Il y a bien souvent négation de soi quand cette phrase nous est adressée.
 
Réfléchissons-y, on pourrait croire dans la conversation qu’il ne s’agit que d’un malentendu sur l’intensité, d’un désaccord sur la perception d’un événement… Mais il me semble en réalité que cette phrase devient souvent un poison lent. Elle est souvent ce que j’appelle un sommet d’iceberg éclairant car elle pointe par expérience une posture toxique dans la relation.
 
La petite exclamation, « Tu exagères! » a ceci de puissant dans la bouche d’un interlocuteur (un parent, un conjoint, un collaborateur, une amie ..) qu’elle transforme une émotion légitime en faute morale, un mal-être en théâtre, une réaction humaine en pathologie imaginaire.
« Tu exagères » ne dit pas seulement « tu ressens fort », elle sous-entend « ce que tu ressens n’a pas de valeur à mes yeux », « ta réalité n’est pas fiable », « ton émotion dérange », etc.
 
Et il suffit de l’entendre un certain nombre de fois pour finir par se taire!

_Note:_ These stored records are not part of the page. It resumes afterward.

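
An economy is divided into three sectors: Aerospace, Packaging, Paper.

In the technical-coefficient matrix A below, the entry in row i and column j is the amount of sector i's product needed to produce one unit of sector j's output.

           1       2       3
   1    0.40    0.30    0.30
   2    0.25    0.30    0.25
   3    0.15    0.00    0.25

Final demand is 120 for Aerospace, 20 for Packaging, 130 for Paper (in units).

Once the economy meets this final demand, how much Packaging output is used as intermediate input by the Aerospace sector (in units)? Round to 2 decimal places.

z_21 = 121.01

I − A =
  [   0.60    -0.30    -0.30]
  [  -0.25     0.70    -0.25]
  [  -0.15     0.00     0.75]
Cofactors of I−A, C_ij = (−1)^(i+j)·(minor ij) (rows/columns in the sector order above):
  C_11 = (0.70)(0.75) − (-0.25)(0.00) = 0.5250
  C_12 = −[(-0.25)(0.75) − (-0.25)(-0.15)] = 0.2250
  C_13 = (-0.25)(0.00) − (0.70)(-0.15) = 0.1050
  C_21 = −[(-0.30)(0.75) − (-0.30)(0.00)] = 0.2250
  C_22 = (0.60)(0.75) − (-0.30)(-0.15) = 0.4050
  C_23 = −[(0.60)(0.00) − (-0.30)(-0.15)] = 0.0450
  C_31 = (-0.30)(-0.25) − (-0.30)(0.70) = 0.2850
  C_32 = −[(0.60)(-0.25) − (-0.30)(-0.25)] = 0.2250
  C_33 = (0.60)(0.70) − (-0.30)(-0.25) = 0.3450
det(I−A) = Σ_j (I−A)_1j·C_1j = (0.60)(0.5250) + (-0.30)(0.2250) + (-0.30)(0.1050) = 0.2160
adj(I−A) = Cᵀ =
  [ 0.5250   0.2250   0.2850]
  [ 0.2250   0.4050   0.2250]
  [ 0.1050   0.0450   0.3450]
(I − A)⁻¹ = adj(I−A) / det(I−A) ≈
  [   2.4306     1.0417     1.3194]
  [   1.0417     1.8750     1.0417]
  [   0.4861     0.2083     1.5972]
First solve x = (I − A)⁻¹ d = adj(I−A)·d / det(I−A); in particular x_1 = (0.5250·120 + 0.2250·20 + 0.2850·130) / 0.2160 = 104.55 / 0.2160 ≈ 484.0278.
Intermediate flow from 2 to 1: z_21 = a_21 · x_1 = 0.25 × 104.55 / 0.2160 = 26.1375 / 0.2160 ≈ 121.01.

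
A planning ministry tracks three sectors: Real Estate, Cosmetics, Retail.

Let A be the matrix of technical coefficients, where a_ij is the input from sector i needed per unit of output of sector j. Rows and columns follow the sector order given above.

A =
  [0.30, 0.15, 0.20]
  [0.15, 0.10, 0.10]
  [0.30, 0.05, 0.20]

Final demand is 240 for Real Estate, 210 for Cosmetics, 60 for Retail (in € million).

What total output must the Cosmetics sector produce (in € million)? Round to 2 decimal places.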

Cette phrase attaque la confiance en soi, la légitimité et façonne les places et les rôles sociaux si on n’y prend pas garde…
 
Le mécanisme psychique est bien connu: à force d’être contredit dans son monde interne, on finit par douter de ce monde lui-même! C’est ainsi que s’installent les premières fissures dans la confiance en soi, non pas tant dans ce qu’on fait, mais dans ce qu’on ressent… Et c’est là que le danger devient profond en couple ou en famille notamment, car une personne qui ne se fie plus à son propre ressenti devient vulnérable à toutes les formes de manipulation, de domination émotionnelle ou d’invisibilisation.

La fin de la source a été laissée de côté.